Adriana Atencio is the chairwoman of the Lancaster Bikes Coalition. She strongly supports Zagster.

The city’s ongoing buildout of bike lanes should help encourage ridership, she said, and she’s excited about the changeover to the Pace dockless system.

With Pace, bikes can be picked up and dropped off at designated docks and racks — but also, for an additional “off-station” fee, essentially anywhere else it’s legal to park and lock a bicycle.

Zagster says when it field-tested Pace in Rochester, New York, it saw an eightfold increase in ridership versus dock-based systems.

In Lancaster, Pace is scheduled to roll out in mid-March. It will include a full complement of brand-new bicycles, Alexander said.

In the meantime, the bike-share is offline for the winter: The bicycles came off the street shortly before Christmas.

The city and Zagster plan to continue their promotional outreach next year, with an emphasis on targeting college students, Graybill and Alexander said. LG Health will join in the effort via “all our communication outlets,” Yoder said.

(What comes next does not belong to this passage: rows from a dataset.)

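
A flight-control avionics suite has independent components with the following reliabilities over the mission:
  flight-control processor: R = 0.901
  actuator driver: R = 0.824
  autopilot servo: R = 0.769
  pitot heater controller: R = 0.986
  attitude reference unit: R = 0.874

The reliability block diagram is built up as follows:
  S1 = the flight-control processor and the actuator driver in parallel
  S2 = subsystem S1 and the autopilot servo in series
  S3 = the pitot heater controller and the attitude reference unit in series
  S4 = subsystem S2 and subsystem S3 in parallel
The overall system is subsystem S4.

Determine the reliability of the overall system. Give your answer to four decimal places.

Parallel (flight-control processor and actuator driver): 1 − (1 − 0.901000)(1 − 0.824000) = 0.982576
Series ([0.982576] and autopilot servo): 0.982576 × 0.769000 = 0.755601
Series (pitot heater controller and attitude reference unit): 0.986000 × 0.874000 = 0.861764
Parallel ([0.755601] and [0.861764]): 1 − (1 − 0.755601)(1 − 0.861764) = 0.9662

0.9662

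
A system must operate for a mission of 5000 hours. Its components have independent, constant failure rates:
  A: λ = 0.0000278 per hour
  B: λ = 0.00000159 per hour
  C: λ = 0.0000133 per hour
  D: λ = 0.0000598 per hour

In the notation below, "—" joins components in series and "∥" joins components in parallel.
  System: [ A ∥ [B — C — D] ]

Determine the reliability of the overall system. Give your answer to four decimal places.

R(A) = exp(−0.0000278 × 5000) = 0.870228
R(B) = exp(−0.00000159 × 5000) = 0.992082
R(C) = exp(−0.0000133 × 5000) = 0.935663
R(D) = exp(−0.0000598 × 5000) = 0.741559
Series (B, C, and D): 0.992082 × 0.935663 × 0.741559 = 0.688355
Parallel (A and [0.688355]): 1 − (1 − 0.870228)(1 − 0.688355) = 0.9596

0.9596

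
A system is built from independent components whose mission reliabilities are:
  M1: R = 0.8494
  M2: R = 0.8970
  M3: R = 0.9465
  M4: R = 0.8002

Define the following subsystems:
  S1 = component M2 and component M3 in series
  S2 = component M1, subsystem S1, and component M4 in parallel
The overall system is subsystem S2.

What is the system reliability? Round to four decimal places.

Series (M2 and M3): 0.897000 × 0.946500 = 0.849011
Parallel (M1, [0.849011], and M4): 1 − (1 − 0.849400)(1 − 0.849011)(1 − 0.800200) = 0.9955

0.9955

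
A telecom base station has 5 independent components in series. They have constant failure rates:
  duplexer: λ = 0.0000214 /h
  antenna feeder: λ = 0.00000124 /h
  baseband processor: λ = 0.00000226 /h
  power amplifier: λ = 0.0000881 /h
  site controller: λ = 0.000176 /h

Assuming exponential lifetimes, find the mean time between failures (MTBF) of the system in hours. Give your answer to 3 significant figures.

3460

Series of exponential components: λ_sys = Σ λ_i
λ_sys = 0.0000214 + 0.00000124 + 0.00000226 + 0.0000881 + 0.000176 = 2.8900e-04 /h
MTBF = 1 / λ_sys = 3460 h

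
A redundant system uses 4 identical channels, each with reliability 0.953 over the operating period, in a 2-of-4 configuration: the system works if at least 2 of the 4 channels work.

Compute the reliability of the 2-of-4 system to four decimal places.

0.9996

R = Σ_{i=2}^{4} C(4,i) p^i (1−p)^{4−i} with p = 0.953
C(4,2)·0.953^2·0.047^2 = 0.012037
C(4,3)·0.953^3·0.047^1 = 0.162718
C(4,4)·0.953^4·0.047^0 = 0.824844
Sum = 0.9996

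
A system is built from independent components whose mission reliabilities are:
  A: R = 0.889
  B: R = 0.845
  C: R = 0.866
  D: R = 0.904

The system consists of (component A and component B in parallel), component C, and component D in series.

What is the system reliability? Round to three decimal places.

0.769

Parallel (A and B): 1 − (1 − 0.88900)(1 − 0.84500) = 0.98280
Series ([0.98280], C, and D): 0.98280 × 0.86600 × 0.90400 = 0.769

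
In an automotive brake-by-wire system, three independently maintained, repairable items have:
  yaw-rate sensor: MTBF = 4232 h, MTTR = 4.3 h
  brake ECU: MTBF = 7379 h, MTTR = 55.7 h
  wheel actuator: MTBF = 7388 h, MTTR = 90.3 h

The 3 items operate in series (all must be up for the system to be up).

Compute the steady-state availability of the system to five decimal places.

A(yaw-rate sensor) = MTBF/(MTBF+MTTR) = 4232/(4232+4.3) = 0.998985
A(brake ECU) = MTBF/(MTBF+MTTR) = 7379/(7379+55.7) = 0.992508
A(wheel actuator) = MTBF/(MTBF+MTTR) = 7388/(7388+90.3) = 0.987925
Series availability: 0.998985 × 0.992508 × 0.987925 = 0.97953

0.97953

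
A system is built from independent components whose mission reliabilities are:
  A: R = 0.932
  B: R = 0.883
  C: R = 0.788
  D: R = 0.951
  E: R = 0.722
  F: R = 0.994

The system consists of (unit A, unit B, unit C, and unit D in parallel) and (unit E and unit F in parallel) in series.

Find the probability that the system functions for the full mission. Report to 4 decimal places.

Parallel (A, B, C, and D): 1 − (1 − 0.932000)(1 − 0.883000)(1 − 0.788000)(1 − 0.951000) = 0.999917
Parallel (E and F): 1 − (1 − 0.722000)(1 − 0.994000) = 0.998332
Series ([0.999917] and [0.998332]): 0.999917 × 0.998332 = 0.9982

0.9982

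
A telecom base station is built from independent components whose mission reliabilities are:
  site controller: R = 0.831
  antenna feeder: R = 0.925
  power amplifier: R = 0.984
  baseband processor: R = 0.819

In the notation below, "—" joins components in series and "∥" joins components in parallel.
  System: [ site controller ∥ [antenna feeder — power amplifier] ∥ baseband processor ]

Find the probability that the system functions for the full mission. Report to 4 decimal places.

0.9973

Series (antenna feeder and power amplifier): 0.925000 × 0.984000 = 0.910200
Parallel (site controller, [0.910200], and baseband processor): 1 − (1 − 0.831000)(1 − 0.910200)(1 − 0.819000) = 0.9973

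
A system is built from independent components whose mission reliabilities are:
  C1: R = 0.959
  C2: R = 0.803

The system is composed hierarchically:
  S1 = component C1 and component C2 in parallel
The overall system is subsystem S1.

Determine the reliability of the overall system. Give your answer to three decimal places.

0.992

Parallel (C1 and C2): 1 − (1 − 0.95900)(1 − 0.80300) = 0.992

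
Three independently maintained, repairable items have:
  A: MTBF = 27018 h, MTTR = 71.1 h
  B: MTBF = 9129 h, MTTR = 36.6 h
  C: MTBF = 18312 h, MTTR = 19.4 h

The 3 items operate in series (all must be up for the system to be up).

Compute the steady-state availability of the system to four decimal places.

0.9923

A(A) = MTBF/(MTBF+MTTR) = 27018/(27018+71.1) = 0.997375
A(B) = MTBF/(MTBF+MTTR) = 9129/(9129+36.6) = 0.996007
A(C) = MTBF/(MTBF+MTTR) = 18312/(18312+19.4) = 0.998942
Series availability: 0.997375 × 0.996007 × 0.998942 = 0.9923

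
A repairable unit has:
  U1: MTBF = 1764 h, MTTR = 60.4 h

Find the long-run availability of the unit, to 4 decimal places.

A(U1) = MTBF/(MTBF+MTTR) = 1764/(1764+60.4) = 0.9669

0.9669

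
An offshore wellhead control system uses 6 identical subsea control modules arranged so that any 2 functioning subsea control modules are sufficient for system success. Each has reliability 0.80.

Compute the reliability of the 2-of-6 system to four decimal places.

R = Σ_{i=2}^{6} C(6,i) p^i (1−p)^{6−i} with p = 0.80
C(6,2)·0.80^2·0.20^4 = 0.015360
C(6,3)·0.80^3·0.20^3 = 0.081920
C(6,4)·0.80^4·0.20^2 = 0.245760
C(6,5)·0.80^5·0.20^1 = 0.393216
C(6,6)·0.80^6·0.20^0 = 0.262144
Sum = 0.9984

0.9984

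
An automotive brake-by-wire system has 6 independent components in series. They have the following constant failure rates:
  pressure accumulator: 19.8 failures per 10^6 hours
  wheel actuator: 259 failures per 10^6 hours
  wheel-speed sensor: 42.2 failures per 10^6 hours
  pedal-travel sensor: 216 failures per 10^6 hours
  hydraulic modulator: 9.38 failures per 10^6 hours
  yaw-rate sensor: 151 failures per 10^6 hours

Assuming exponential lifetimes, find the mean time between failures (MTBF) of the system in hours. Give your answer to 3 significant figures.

1430

Series of exponential components: λ_sys = Σ λ_i
λ_sys = 0.0000198 + 0.000259 + 0.0000422 + 0.000216 + 0.00000938 + 0.000151 = 6.9738e-04 /h
MTBF = 1 / λ_sys = 1430 h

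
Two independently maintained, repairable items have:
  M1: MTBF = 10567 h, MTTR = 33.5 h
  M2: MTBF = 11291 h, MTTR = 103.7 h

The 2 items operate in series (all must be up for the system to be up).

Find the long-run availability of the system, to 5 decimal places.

A(M1) = MTBF/(MTBF+MTTR) = 10567/(10567+33.5) = 0.996840
A(M2) = MTBF/(MTBF+MTTR) = 11291/(11291+103.7) = 0.990899
Series availability: 0.996840 × 0.990899 = 0.98777

0.98777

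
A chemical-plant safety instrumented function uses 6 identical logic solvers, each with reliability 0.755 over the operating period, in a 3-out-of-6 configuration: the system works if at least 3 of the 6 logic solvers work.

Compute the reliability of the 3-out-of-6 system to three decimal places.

R = Σ_{i=3}^{6} C(6,i) p^i (1−p)^{6−i} with p = 0.755
C(6,3)·0.755^3·0.245^3 = 0.12658
C(6,4)·0.755^4·0.245^2 = 0.29256
C(6,5)·0.755^5·0.245^1 = 0.36062
C(6,6)·0.755^6·0.245^0 = 0.18522
Sum = 0.965

0.965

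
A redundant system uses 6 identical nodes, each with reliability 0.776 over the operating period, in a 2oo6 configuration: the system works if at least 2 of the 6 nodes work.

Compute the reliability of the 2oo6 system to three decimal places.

0.997

R = Σ_{i=2}^{6} C(6,i) p^i (1−p)^{6−i} with p = 0.776
C(6,2)·0.776^2·0.224^4 = 0.02274
C(6,3)·0.776^3·0.224^3 = 0.10504
C(6,4)·0.776^4·0.224^2 = 0.27292
C(6,5)·0.776^5·0.224^1 = 0.37819
C(6,6)·0.776^6·0.224^0 = 0.21836
Sum = 0.997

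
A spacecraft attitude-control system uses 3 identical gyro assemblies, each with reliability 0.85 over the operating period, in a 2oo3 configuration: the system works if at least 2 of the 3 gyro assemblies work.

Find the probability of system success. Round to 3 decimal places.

0.939

R = Σ_{i=2}^{3} C(3,i) p^i (1−p)^{3−i} with p = 0.85
C(3,2)·0.85^2·0.15^1 = 0.32513
C(3,3)·0.85^3·0.15^0 = 0.61413
Sum = 0.939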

Atencio thinks additional tweaks could boost ridership even more. She’d like to see Spanish-language support and outreach to the Hispanic community, signage clearly identifying the Red Rose virtual docks as Zagster stations and the unification of Lancaster’s program with other Zagster systems nearby, such as those in York and Harrisburg, to create a single regional bike-share that’s seamless for users.